Back to Coreutils

Benchmarking cut

src/uu/cut/BENCHMARKING.md

0.8.01.7 KB
Original Source

Benchmarking cut

Performance profile

In normal use cases a significant amount of the total execution time of cut is spent performing I/O. When invoked with the -f option (cut fields) some CPU time is spent on detecting fields (in Searcher::next). Other than that some small amount of CPU time is spent on breaking the input stream into lines.

How to

When fixing bugs or adding features you might want to compare performance before and after your code changes.

  • hyperfine can be used to accurately measure and compare the total execution time of one or more commands.

    shell
    cargo build --release --package uu_cut
    
    hyperfine -w3 "./target/release/cut -f2-4,8 -d' ' input.txt" "cut -f2-4,8 -d' ' input.txt"
    

    You can put those two commands in a shell script to be sure that you don't forget to build after making any changes.

When optimizing or fixing performance regressions seeing the number of times a function is called, and the amount of time it takes can be useful.

  • cargo flamegraph generates flame graphs from function level metrics it records using perf or dtrace

    shell
    cargo flamegraph --bin cut --package uu_cut -- -f1,3-4 input.txt > /dev/null
    

What to benchmark

There are four different performance paths in cut to benchmark.

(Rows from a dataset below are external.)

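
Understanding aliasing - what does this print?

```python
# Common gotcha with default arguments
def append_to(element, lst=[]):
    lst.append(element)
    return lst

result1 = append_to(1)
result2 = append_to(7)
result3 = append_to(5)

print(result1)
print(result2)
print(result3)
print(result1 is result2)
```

Key concept: mutable default argument gotcha.
Step by step:
`result1 = append_to(1)` → result1 = [1]
`result2 = append_to(7)` → result1 = [1, 7] (same object as result2); result2 = [1, 7] (same object as result1)
`result3 = append_to(5)` → result1 = [1, 7, 5] (same object as result2, result3); result2 = [1, 7, 5] (same object as result1, result3); result3 = [1, 7, 5] (same object as result1, result2)
`print(result1)` → prints [1, 7, 5]
`print(result2)` → prints [1, 7, 5]
`print(result3)` → prints [1, 7, 5]
`print(result1 is result2)` → prints True

Answer:
[1, 7, 5]
[1, 7, 5]
[1, 7, 5]
True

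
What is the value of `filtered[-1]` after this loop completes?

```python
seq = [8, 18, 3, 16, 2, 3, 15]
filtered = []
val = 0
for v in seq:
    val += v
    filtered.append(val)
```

Cumulative sum ends at 65
`filtered` takes the values: [] → [8] → [8, 26] → [8, 26, 29] → [8, 26, 29, 45] → [8, 26, 29, 45, 47] → [8, 26, 29, 45, 47, 50] → [8, 26, 29, 45, 47, 50, 65]
So `filtered[-1]` = 65

Answer: 65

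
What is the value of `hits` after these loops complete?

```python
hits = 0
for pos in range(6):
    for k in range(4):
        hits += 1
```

6 * 4 = 24
`hits` takes the values: 0 → 1 → 2 → 3 → 4 → 5 → 6 → 7 → 8 → 9 → 10 → 11 → 12 → 13 → 14 → 15 → 16 → 17 → 18 → 19 → 20 → 21 → 22 → 23 → 24

Answer: 24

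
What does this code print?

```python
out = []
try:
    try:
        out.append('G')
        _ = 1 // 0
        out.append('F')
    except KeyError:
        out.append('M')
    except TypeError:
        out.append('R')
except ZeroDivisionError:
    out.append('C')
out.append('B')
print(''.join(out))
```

Execution trace: 'G' (try body) → 'C' (outer except ZeroDivisionError) → 'B' (after the try/except). Output: GCB

Answer: GCB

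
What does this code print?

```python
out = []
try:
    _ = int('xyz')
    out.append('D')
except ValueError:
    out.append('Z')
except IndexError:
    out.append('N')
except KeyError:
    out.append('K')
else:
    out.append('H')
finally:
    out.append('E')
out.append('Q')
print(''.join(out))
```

Execution trace: 'Z' (except ValueError) → 'E' (finally) → 'Q' (after the try/except). Output: ZEQ

Answer: ZEQ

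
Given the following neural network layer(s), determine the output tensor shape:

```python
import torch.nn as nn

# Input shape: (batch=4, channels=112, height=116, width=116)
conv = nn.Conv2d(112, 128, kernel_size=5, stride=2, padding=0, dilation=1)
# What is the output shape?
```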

  • Byte ranges -c/--characters or -b/--bytes e.g. cut -c 2,4,6-
  • Byte ranges with output delimiters e.g. cut -c 4- --output-delimiter=/
  • Fields e.g. cut -f -4
  • Fields with output delimiters e.g. cut -f 7-10 --output-delimiter=:

Choose a test input file with large number of lines so that program startup time does not significantly affect the benchmark.